Today has been an arduous day. It was not hills we had to contend with. It was cold and wet. rough surfaces, headwinds and heavy traffic. It was also a long days ride. Over 160kms. Many tired bodies. You can see in the photographs (see Facebook) the faces of spent people. However, rest, good food and a good team spirit will see our riders back in the saddle and ready for another long day of riding. Why put up all this effort? It is a challenge. Challenging events for changing lives. The hard work our riders put in for these several days all count towards a life time of relief for the children in Zambia. Today Ba Lackson talked about children graduating from the Eagles Wings school for the first time.
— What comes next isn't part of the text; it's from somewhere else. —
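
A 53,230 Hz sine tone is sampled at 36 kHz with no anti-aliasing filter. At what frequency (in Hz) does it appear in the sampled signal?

17,230 Hz

Nyquist = 36,000/2 = 18,000 Hz; 53,230 Hz exceeds it.
Alias = |53,230 − 1×36,000| = |53,230 − 36,000| = 17,230 Hz.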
As these children will seek work or higher education, more children will be taken from the streets to take their place in the school, in grade one. the efforts of the riders and the funds raised will see these children reach their god given potential.
Our accommodation is a loverly rural setting, away from the main road, surrounded by lush green hills. A river in the valley that the cyclist cooled down in after their long ride. The sacrifice is the lack of phone signal and hence no internet. Dear readers, please excuse the lateness of this blog. You are reading it half a day late when we take a rest break and also have internet. The silver lining in this situation is not just the idyllic outlook, but seeing Reid standing on the very top of a child’s climbing frame to get a couple of bars of signal to phone home.